Letters to the Editor

From the issue of July 26, 2001

Ultraliberals would say "Amerikkka" is to blame for the pitiful state of these people, but how does our nation benefit from having a large segment of its citizenry out of the loop? Yes, some whites work like hell to keep black people at the bottom, but the vast majority of whites and other races want black people to get their act together, and I mean that in all sincerity.

A lot of time, money, and energy is wasted because some blacks are still living in the past. Continually crying about slavery and racism is a crutch that blacks in this nation must deal with; otherwise we can never move forward. Of course some blacks may disagree with that point of view, but hating white folks accomplishes nothing in the long run. I don't wake up every morning with a gun to my head telling me to hate myself because I was born black. I consider myself a progressive militant who has forgiven white people for what they have done to my people. But I'll never forget, either.

As far as black leaders are concerned, they use the "reverse exile theory" to keep blacks poor because they're making way too much money off them, which is why they want to maintain the status quo. As in the case of Cuban exiles, so-called black leaders depend on the blind loyalty of poor blacks because without it they're powerless. If these leaders truly cared about black people, my race would be in a much better state.

Liberalism had its chance to improve things for blacks, but it failed. Now we as a people and as a nation must move away from babying black people. It's destroying my race!

Tyrone D. Kenon

My People Need to Get Out and Vote
And they'd also better start doing it often: I have some advice for Ella Lemon, who wrote in response to "Our Lady of the Projects" and in defense of the Scott Homes residents who are resisting the HOPE VI project. My advice: Get out and vote. Do not only vote in presidential elections. Vote whenever there is a local election. If you want to make a difference in your community, get involved and participate in the democratic process. This is the only power that we as citizens of this great nation have.

Unfortunately politics does play a big role in everyone's life. Don't let others decide your future or speak for you. Start by trying to make a difference. Get out and vote! And please make sure your vote is counted. If we all stand together, we can do it.

Eunice Abreu

He Has Seen Miami's Future
And it's converging in Edgewater: Big Ups! Congratulations! ¡Felicidades! Konpliman! Celeste Fraser Delgado perfectly captured the future essence of urban Miami in her "Shake" column of July 5 ("There Goes the Neighborhood"). The renaissance and revitalization of urban Miami will be about the convergence of music, art, and culture across community borders.
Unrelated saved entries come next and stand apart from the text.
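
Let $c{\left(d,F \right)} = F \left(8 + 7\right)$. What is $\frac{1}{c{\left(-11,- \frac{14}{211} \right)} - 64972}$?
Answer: $- \frac{211}{13709302} \approx -1.5391 \cdot 10^{-5}$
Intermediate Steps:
$c{\left(d,F \right)} = 15 F$ ($c{\left(d,F \right)} = F 15 = 15 F$)
$\frac{1}{c{\left(-11,- \frac{14}{211} \right)} - 64972} = \frac{1}{15 \left(- \frac{14}{211}\right) - 64972} = \frac{1}{- \frac{210}{211} - 64972} = \frac{1}{- \frac{13709302}{211}} = - \frac{211}{13709302}$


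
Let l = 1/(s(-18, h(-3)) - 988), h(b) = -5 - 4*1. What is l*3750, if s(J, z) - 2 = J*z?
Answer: -1875/412 ≈ -4.5510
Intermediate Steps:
h(b) = -9 (h(b) = -5 - 4 = -9)
s(J, z) = 2 + J*z
l = -1/824 (l = 1/((2 - 18*(-9)) - 988) = 1/((2 + 162) - 988) = 1/(164 - 988) = 1/(-824) = -1/824 ≈ -0.0012136)
l*3750 = -1/824*3750 = -1875/412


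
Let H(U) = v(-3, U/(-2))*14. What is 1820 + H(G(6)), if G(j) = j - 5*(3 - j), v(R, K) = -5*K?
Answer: 2555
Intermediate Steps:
G(j) = -15 + 6*j (G(j) = j + (-15 + 5*j) = -15 + 6*j)
H(U) = 35*U (H(U) = -5*U/(-2)*14 = -5*U*(-1)/2*14 = -(-5)*U/2*14 = (5*U/2)*14 = 35*U)
1820 + H(G(6)) = 1820 + 35*(-15 + 6*6) = 1820 + 35*(-15 + 36) = 1820 + 35*21 = 1820 + 735 = 2555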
Her story was the heartbeat before the pulse.

Marlon A. Hill
South Miami

South Beach Manifesto: Stay Informed to Survive
At last some smart talk about hip-hop: In the foreseeable future I probably won't be adding any hip-hop CDs to my collection of Forties big-band music, Fifties blues and jazz, and Sixties and Seventies rock and roll, but I did appreciate and enjoy Brett Sokol's thorough piece on The Source magazine publisher David Mays ("It's a Hip-Hop World," July 5).

Amid all the ranting and raving that took place in various quarters following the recent hip-hop weekend on Miami Beach, it was extremely difficult to hear a reasoned and dispassionate explanation of hip-hop culture from most of Miami's media outlets. Brett's piece was an example of why New Times should be required weekly reading, especially by some city officials and so-called journalists in this town.

Bill Cooke

South Beach Manifesto: Forget Racism, Think Civility
And for role models consider blue-blooded New England WASPs: Art, literature, and music are subjective, and so I don't want to address the music element in hip-hop. I'll leave music criticism to musicologists and musicians. But in the "Kulchur" column of July 5, Brett Sokol refers to a meeting with David Mays of The Source magazine in Preston's, a restaurant in the Loews Hotel three blocks east of my home. I live in an integrated building with whites, Jews, Hispanics, and blacks. The management has white, Hispanic, and black employees.

At 3:30 a.m. of the Saturday during Urban Fashion Week I was awakened for the first time since Peter Thomas's "How Can I Be Down" hip-hop convention. People were screaming in cars, squatting on private property, drinking alcohol, and generally raising hell. This is a residential building on a residential block. There was a worse repeat at 4:45 a.m. Sunday morning, with the added bonus of people parked in the driveway of the building across the street (again, an integrated building), so that residents couldn't get in and out of this private property.

The following week I learned that Miami Beach concessionaires, who were born and live in this community, were attacked by hip-hop people with broken beer bottles and that one of the hotel lobbies was the scene of a fight and physical damage. Also there were attempts to rip trash baskets off poles, and when that didn't work, they were bent out of shape.